Work and employment by the Bible

So what does the Bible tell us about this work that has become so essential in our lives? Obviously a lot, but actually very little: if work occupies an important place in our lives, we cannot say that this is the case in the Bible, at least as such. 

This relative absence of work in the Bible may make us wonder if work has not become a real power that takes over our lives, without us understanding it as such. But perhaps this is in fact the sign of a real power, barely visible, but so present that it conditions our decisions and our aspirations.

Sure, the Bible often tells us of characters struggling with an activity that is of the order of work, but work is not a complete domain of life, almost separate, but a backdrop to life. 

Examples from Genesis

In Genesis 38, Judah, after the death of his wife Shoua, goes up to Timmah to shear his flocks. In Genesis 38, Joseph's brothers went to Shechem to feed their father Jacob's flocks. Thus, the fact of devoting time to one's livelihood appears regularly in the Bible, but it is not visualized as first, it is second to everything else and to the relationships between the characters. 

Even if sometimes subsistence is no longer assured, which happens regularly. At the end of Genesis, a new famine strikes the Hebrews who leave to escape the famine in Egypt: Jacob's sons will thus meet their brother who has become Pharaoh's minister. Previously, Abraham had already made this trip to Egypt for the same reasons. In the book of Ruth, Naomi, her husband and their two sons leave their land in Israel to find food in the land of Moab, on the other side of the Jordan. 

There is a very large gap between reading the Bible and reading today's newspapers: these days, much seems to be based on economic life, on the loss of wheat or sunflower oil production in Ukraine, and these issues end up filling the space to the point of becoming a fundamental prism through which we represent what happens to us. This is not the prism of the Bible, even if the famine took Joseph's brothers to Egypt to find food there. But that is not the most important thing, that is not what we are called to think about, that is not our condition as children of God.

Work at Creation (book of Genesis)

In the beginning was God who created the world in 6 days and that each day he saw that it was good and on the seventh day he decided to stop, not to rest but to contemplate his creation. The first creation account (Genesis 1:1) avoids the idea of God's work: on the seventh day, God interrupts the work he was doing (TOB translation): creation is a work and not a work. 

In the second creation story with Adam and Eve ( Genesis 2), at the beginning there is still no work: man is placed in a certain garden where God causes trees to spring up that are attractive in appearance and good for food. The Garden of Eden could be sufficient to feed its inhabitants without any effort other than harvesting its fruit, except for the fruit of the tree of the knowledge of good and evil. 

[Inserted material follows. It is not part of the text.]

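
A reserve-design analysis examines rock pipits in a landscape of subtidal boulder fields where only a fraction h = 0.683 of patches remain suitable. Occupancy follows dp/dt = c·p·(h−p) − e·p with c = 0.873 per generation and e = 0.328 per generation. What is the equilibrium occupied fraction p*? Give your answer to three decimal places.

0.307

Setting dp/dt = 0 and dividing by p* gives c·(h−p*) = e.
So p* = h − e/c = 0.683 − 0.328/0.873 = 0.683 − 0.3757 = 0.3073.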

Yet man is placed in the Garden of Eden to guard and cultivate it. We are in the middle, Adam is not there to work the soil, but he is not there to do nothing, he is put there "to cultivate and guard" this very particular garden. To keep it against what you ask? 

The text is left unanswered in this passage (Genesis 2:15), but one can also imagine that man, created in God's image, represents him to care for creation. But we can also hear a distinction between tilling the soil and working for food. So there are good ways to practice one's profession and other not so good ways.


In any case, the distance between the decalogue and what we live is such that perhaps we should simply reflect on two or three ideas:

1. Work has a place, a real place, for the decalogue invites us to do all our work for six days to set aside the seventh for rest and the Lord. Which brings us to the fact that the work of the week is not work in general, but has a purpose, which is to do your work. 

And so each one must reflect in a concrete and personal way on his work: we are not called to work endlessly, we are called to do our work, just as God did in Genesis 2, verse 2: "On the seventh day God finished the work he had done, on the seventh day he stopped all the work he was doing. 

2. On the seventh day the work stops, is consecrated, consecration is part of the work, the work is finished. Spiritually, as we begin our week, we must ask ourselves what our work is for the week, so that it is finished, not infinite, and so it can be consecrated on the seventh day to the Lord. 

No, life is not enslaved to work in a flow that does not stop, and that we do not control, the Bible firmly calls us to reflect and decide on our work for each week, so that this work can be completed and consecrated to the Lord. 

3. The commandment also has great consequences for our relationship with others: on the Sabbath day, you will not make your servant work, nor the emigrant who is in your cities. We are also responsible for others in their ability to have this day of rest. 

Even though uninterrupted work has become a reality in our world, we should always keep in mind that weekly rest was prescribed as one of the ten commandments and that we should not remain passive in the face of an unsatisfactory state of affairs.